晴走雨読 横鎌日記

気ままな読書と無理しないランニングについて綴ります。横浜と鎌倉を中心に映画やお出かけもあり。ここのところ、行動範囲が限られています

「深い河」

 「ディープ・リバー」と読む。遠藤周作さんの後期の代表作と言っても差し支えないだろう。彼なりの、神についての一つの結論が書かれているという。若松英輔「日本人にとってキリスト教とは何か 遠藤周作『深い河』から考える」が読みたかったのだが、書店で見つからず、この「深い河」が古本で見つかったのでこちらを読んだ。順序としても、そうあるべきだろう。小説としても傑作だと思った。

 個々のエピソードから入っていくので、舞台がインドとなるのは、ほぼ後半から。妻が旅立つ際に「必ず……生まれかわるから」「私を見つけて」と言われた磯辺は、妻の死後にその存在が大きくなっていく事に気づく。

 その最晩年の妻を介護していたボランティアの美津子。学生時代も今も、人を深く愛せない性格・信条のようだ。その学生時代に弄んだキリスト教信者の同級生男性との話が紹介される。その後、結婚するが人にのめりこめない性分のまま、結局は離婚する。その後、医療ボランティアをするが、どこか突き放したところがある。

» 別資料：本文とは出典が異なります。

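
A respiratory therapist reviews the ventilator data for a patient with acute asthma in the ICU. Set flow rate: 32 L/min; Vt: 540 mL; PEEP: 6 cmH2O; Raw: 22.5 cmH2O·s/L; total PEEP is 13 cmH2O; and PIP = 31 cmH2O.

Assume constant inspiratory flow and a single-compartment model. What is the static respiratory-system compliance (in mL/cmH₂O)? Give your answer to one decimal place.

90.0

Flow: 32 L/min ÷ 60 = 0.5333 L/s.
Total PEEP = 13 cmH2O (set 6 + intrinsic 7); this is the baseline alveolar pressure.
Equation of motion (constant flow): PIP = Vt/C + R·V̇ + PEEP.
Vt/C = PIP − R·V̇ − PEEP = 31 − 22.5×0.5333 − 13 = 31 − 11.999 − 13 = 6.001 cmH2O.
C = Vt / 6.001 = 540 / 6.001 = 89.985 mL/cmH2O.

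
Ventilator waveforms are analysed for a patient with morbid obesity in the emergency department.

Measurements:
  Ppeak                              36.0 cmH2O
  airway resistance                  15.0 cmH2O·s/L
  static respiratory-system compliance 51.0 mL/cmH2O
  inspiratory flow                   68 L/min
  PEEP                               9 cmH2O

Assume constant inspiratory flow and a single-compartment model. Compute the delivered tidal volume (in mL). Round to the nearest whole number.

510

Flow: 68 L/min ÷ 60 = 1.1333 L/s.
Equation of motion (constant flow): PIP = Vt/C + R·V̇ + PEEP.
Vt/C = PIP − R·V̇ − PEEP = 36.0 − 17.0 − 9 = 10.0 cmH2O.
Vt = C × 10.0 = 51.0 × 10.0 = 510.0 mL.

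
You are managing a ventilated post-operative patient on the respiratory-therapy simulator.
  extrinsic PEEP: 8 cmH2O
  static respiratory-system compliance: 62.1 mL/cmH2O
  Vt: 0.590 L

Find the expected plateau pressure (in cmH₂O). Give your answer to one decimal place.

Pplat = PEEP + Vt / Cstat = 8 + 590 / 62.1 = 8 + 9.501 = 17.501 cmH2O.

17.5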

 ビルマ戦線から生き延びた木口は、戦友だった塚田を失い、童話作家の沼田は、鳥に自分の命を救われた(代わりに死んでくれた)と思っている。この4人が同じインド旅行のツアーにでる。

 美津子は弄んだ男性(大津)がその後神学校に進みながら欧州のキリスト教者とは相いれられずに苦しんでいる彼に、フランスの新婚旅行中に会いに行っていた。信仰を馬鹿にしながらも、そして大津を見下しながらも、愛を信じられない自分の心の空白を埋めてくれる存在とみているのかもしれない。その大津が今はインドにいると知ったのだ。それそれの人生が、転生を信じる人が集まるガンジス河で交差する。宗教とは何か、愛とは何かを考えさせる小説になっている。キリスト教観、宗教観というのが教条的なものではなく、もっと柔軟で、かつあやふやで、そもそも神は人に宿っているのではという気持ちになってきた。

 遠藤周作自身が翻訳している、モーリヤック「テレーズ・デスケイルウ」や、「おバカさん」の主人公と同名のガストンが登場して(役回りは違うと思うが)、遠藤作品の集大成のようにも思えてくる。